My room was turning out the same. I gave up eventually, spending a day or two glowering at my desk which had been about two centimeters too small to make a perpendicular with the bed. I bumped my hip on the corner of it a couple of nights getting up to go to the toilet
, swearing loud enough each time for Mum to think she might have heard something.
Then there was the job of drawing and redrawing boundaries with Mum. Tim-Tams cover a multitude of sins, but even their propitiatory powers are limited. I comforted myself with the fact that this was a stop-over, not a destination.
Living at home again was like wearing a jumper you haven’t worn over summer. When the first cool day leaps out and surprises you, you dig it out again from under the shorts and tee-shirts, smelling slightly sour like the bottom of the drawers. It’s the same jumper, but you need to re-stretch it, flex your elbows, pull at the forgetful collar which has tightened again, choking your neck. It need to draw up your deodorant, your aftershave, your sweat. That jumper needs to know that you’re the boss, that you’re wearing it to meet your needs, rather than the other way around. The trouble with mum was that she kept springing back to shape. She had no progressive memory. It was always “back then”, never now.

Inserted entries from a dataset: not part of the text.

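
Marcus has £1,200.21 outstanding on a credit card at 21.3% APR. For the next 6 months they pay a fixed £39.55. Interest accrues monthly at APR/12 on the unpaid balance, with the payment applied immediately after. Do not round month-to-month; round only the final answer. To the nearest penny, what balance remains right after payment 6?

£1,085.76

Monthly rate r = 21.3%/12 = 1.775% = 0.01775.
Each month: B ← B·(1+r) − £39.55.
Month 1: interest £21.30; balance after payment £1,181.96.
Month 2: interest £20.98; balance after payment £1,163.39.
Month 3: interest £20.65; balance after payment £1,144.49.
Month 4: interest £20.31; balance after payment £1,125.26.
Month 5: interest £19.97; balance after payment £1,105.68.
Month 6: interest £19.63; balance after payment £1,085.76.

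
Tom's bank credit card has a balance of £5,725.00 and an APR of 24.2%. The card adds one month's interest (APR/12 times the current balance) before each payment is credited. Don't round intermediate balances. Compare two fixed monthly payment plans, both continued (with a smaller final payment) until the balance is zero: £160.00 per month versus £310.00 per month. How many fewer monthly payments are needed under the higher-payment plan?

41 fewer payments

Monthly rate r = 24.2%/12 = 2.01667% = 0.0201667.
At £160.00/mo: n = ⌈−ln(1 − rB₀/P)/ln(1+r)⌉ = 65 payments (last £6.72); total interest = total paid − £5,725.00 = £4,521.72.
At £310.00/mo: 24 payments (last £104.50); total interest £1,509.50.
Payments saved = 65 − 24 = 41.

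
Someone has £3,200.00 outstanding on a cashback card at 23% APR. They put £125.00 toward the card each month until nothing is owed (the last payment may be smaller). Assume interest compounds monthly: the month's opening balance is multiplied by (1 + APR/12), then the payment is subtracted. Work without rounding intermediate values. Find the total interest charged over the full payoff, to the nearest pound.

£1,242

Monthly rate r = 23%/12 = 1.91667% = 0.0191667.
Payoff takes n = ⌈−ln(1 − rB₀/P)/ln(1+r)⌉ = ⌈35.536⌉ = 36 payments; the last is £67.24.
Total paid = 35·£125.00 + £67.24 = £4,442.24.
Total interest = total paid − principal = £4,442.24 − £3,200.00 = £1,242.24.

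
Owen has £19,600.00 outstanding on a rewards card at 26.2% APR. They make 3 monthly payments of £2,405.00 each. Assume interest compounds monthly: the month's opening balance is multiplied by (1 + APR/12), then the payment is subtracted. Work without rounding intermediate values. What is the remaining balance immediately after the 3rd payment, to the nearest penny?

£13,538.36

Monthly rate r = 26.2%/12 = 2.18333% = 0.0218333.
Each month: B ← B·(1+r) − £2,405.00.
Month 1: interest £427.93; balance after payment £17,622.93.
Month 2: interest £384.77; balance after payment £15,602.70.
Month 3: interest £340.66; balance after payment £13,538.36.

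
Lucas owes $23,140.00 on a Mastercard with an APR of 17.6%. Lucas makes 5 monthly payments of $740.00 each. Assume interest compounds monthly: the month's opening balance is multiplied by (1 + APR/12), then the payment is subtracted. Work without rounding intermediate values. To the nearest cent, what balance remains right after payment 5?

$21,077.31

Monthly rate r = 17.6%/12 = 1.46667% = 0.0146667.
Each month: B ← B·(1+r) − $740.00.
Month 1: interest $339.39; balance after payment $22,739.39.
Month 2: interest $333.51; balance after payment $22,332.90.
Month 3: interest $327.55; balance after payment $21,920.45.
Month 4: interest $321.50; balance after payment $21,501.95.
Month 5: interest $315.36; balance after payment $21,077.31.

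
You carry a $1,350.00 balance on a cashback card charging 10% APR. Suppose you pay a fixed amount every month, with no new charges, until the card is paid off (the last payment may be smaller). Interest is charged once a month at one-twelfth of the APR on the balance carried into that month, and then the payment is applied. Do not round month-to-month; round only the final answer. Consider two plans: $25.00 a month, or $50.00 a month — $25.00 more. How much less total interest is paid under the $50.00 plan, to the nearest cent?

$265.22

Monthly rate r = 10%/12 = 0.833333% = 0.00833333.
At $25.00/mo: n = ⌈−ln(1 − rB₀/P)/ln(1+r)⌉ = 73 payments (last $0.98); total interest = total paid − $1,350.00 = $450.98.
At $50.00/mo: 31 payments (last $35.76); total interest $185.76.
Interest saved = $450.98 − $185.76 = $265.22.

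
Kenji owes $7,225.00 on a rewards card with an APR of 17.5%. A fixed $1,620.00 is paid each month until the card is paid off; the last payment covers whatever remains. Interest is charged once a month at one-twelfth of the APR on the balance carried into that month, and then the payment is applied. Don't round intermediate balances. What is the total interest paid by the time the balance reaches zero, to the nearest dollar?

Monthly rate r = 17.5%/12 = 1.45833% = 0.0145833.
Payoff takes n = ⌈−ln(1 − rB₀/P)/ln(1+r)⌉ = ⌈4.645⌉ = 5 payments; the last is $1,047.69.
Total paid = 4·$1,620.00 + $1,047.69 = $7,527.69.
Total interest = total paid − principal = $7,527.69 − $7,225.00 = $302.69.

$303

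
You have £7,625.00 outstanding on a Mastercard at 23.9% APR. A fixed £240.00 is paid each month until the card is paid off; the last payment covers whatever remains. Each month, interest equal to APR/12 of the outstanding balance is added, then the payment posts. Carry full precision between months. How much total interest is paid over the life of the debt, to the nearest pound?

£4,567

Monthly rate r = 23.9%/12 = 1.99167% = 0.0199167.
Payoff takes n = ⌈−ln(1 − rB₀/P)/ln(1+r)⌉ = ⌈50.797⌉ = 51 payments; the last is £191.67.
Total paid = 50·£240.00 + £191.67 = £12,191.67.
Total interest = total paid − principal = £12,191.67 − £7,625.00 = £4,566.67.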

On Friday I dropped Chris off after work and escaped to the well-stretched double-hammock at Charis’. Working with Chris had been a nightmare all week – silent gloom, whining tools and three or four lunch-time beers.
“Don’t let the owners see you on the beer.” I tried to make it jokey, but it came out harsh anyway.
“Fuck ‘em, fuck me all,” he said, kicking an empty across the dusty floorboards. The floor was warped where the stump-plates had rotted, and we watched as the can stopped spinning and rolled like water finding its level all the way to the skirting.
“It’s a shit-heap anyway. I told ‘em to re-stump the place before doing anything above floor, but they’re tight-asses.”
I secretly thanked God. I hated re-stumping – it’s all claustrophobia, spider-webs and rat droppings. It’s amazing that a whole house can sit on small wooden posts and not even be nailed down. The weight pressing downwards does the work. But that same weight will keep pressing until the stump-plates, weakened and weathered, crumble away like so many cancerous hips.